Nikoslav Bjegović

Personal information
- Full name: Nikoslav Bjegović
- Date of birth: 16 November 1967 (age 57)
- Place of birth: Gospić, SR Croatia, SFR Yugoslavia
- Height: 1.81 m (5 ft 11 in)
- Position(s): Defender

Senior career*
- Years: Team / Apps / (Gls)
- 1989–1991: Partizan / 0 / (0)
- 1991–1992: Radnički Kragujevac
- 1992–1993: Palilulac Beograd
- 1993–1995: OFK Beograd / 41 / (0)
- 1995–1997: Vojvodina / 41 / (2)
- 1997–2000: Red Star Belgrade / 52 / (0)
- 2000: Beijing Guoan / 18 / (1)
- 2001: Luzern / 8 / (0)
- Total:  / 160 / (3)

International career
- 1998: FR Yugoslavia / 1 / (0)

= Nikoslav Bjegović =

Serbian footballer

Nikoslav Bjegović (Никослав Бјеговић; born 16 November 1967) is a Serbian retired footballer who played as a defender.

==Club career==
After failing to make an impact at Partizan, Bjegović played for OFK Beograd and Vojvodina, securing himself a move to Red Star Belgrade in 1997. He helped the club win the FR Yugoslavia Cup in the 1998–99 season.
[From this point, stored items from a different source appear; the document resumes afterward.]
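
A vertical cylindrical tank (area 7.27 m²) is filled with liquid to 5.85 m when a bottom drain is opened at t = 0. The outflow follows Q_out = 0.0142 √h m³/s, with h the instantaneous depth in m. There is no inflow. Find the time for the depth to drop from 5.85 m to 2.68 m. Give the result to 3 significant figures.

800 s

With no inflow, A dh/dt = −0.0142 √h.
Separate and integrate: 2(√h − √h₀) = −(0.0142/A) t.
t = 2A(√h₀ − √h)/0.0142 = 2·7.27·(√5.85 − √2.68)/0.0142
  = 14.540 × (2.4187 − 1.6371) / 0.0142 = 800.32 s.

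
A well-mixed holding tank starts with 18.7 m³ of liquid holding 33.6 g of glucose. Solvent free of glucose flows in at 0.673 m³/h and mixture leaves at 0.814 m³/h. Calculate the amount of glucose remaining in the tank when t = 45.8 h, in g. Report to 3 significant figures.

2.91 g

Let m(t) be the amount of glucose. Volume: V(t) = V₀ + (Q_in − Q_out) t = 18.7 − 0.14100 t; V(45.8) = 12.242 m³.
Species balance (pure solvent in): dm/dt = −Q_out · m/V(t).
dm/m = −Q_out dt/(V₀ − 0.14100 t); integrating gives ln(m/m₀) = −(Q_out/(Q_in−Q_out)) ln(V/V₀).
m = m₀ (V₀/V)^(Q_out/(Q_in−Q_out)) = 33.6 × (18.7/12.242)^(-5.7730) = 2.9121 g.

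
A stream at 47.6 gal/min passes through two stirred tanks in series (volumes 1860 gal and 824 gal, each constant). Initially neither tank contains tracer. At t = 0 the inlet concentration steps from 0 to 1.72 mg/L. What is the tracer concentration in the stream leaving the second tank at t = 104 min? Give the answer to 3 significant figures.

Species balance on tank i: dCᵢ/dt = (Cᵢ₋₁ − Cᵢ)/τᵢ with τᵢ = Vᵢ/Q.
τ₁ = 1860/47.6 = 39.076 min; τ₂ = 824/47.6 = 17.311 min.
Tank 1: C₁ = C_in(1 − e^(−t/τ₁)). Tank 2 (τ₁ ≠ τ₂): C₂ = C_in[1 − (τ₁ e^(−t/τ₁) − τ₂ e^(−t/τ₂))/(τ₁ − τ₂)].
At t = 104: e^(−t/τ₁) = 0.069843, e^(−t/τ₂) = 0.0024596.
C₂ = 1.72·[1 − (39.076·0.069843 − 17.311·0.0024596)/(21.765)] = 1.72·0.87656 = 1.5077 mg/L.

1.51 mg/L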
In early 2000, Bjegović moved abroad to China to join Beijing Guoan. He also briefly played for Swiss club Luzern before retiring.

==International career==
At international level, Bjegović was capped once for FR Yugoslavia in December 1998, coming on as a substitute in a friendly against Israel.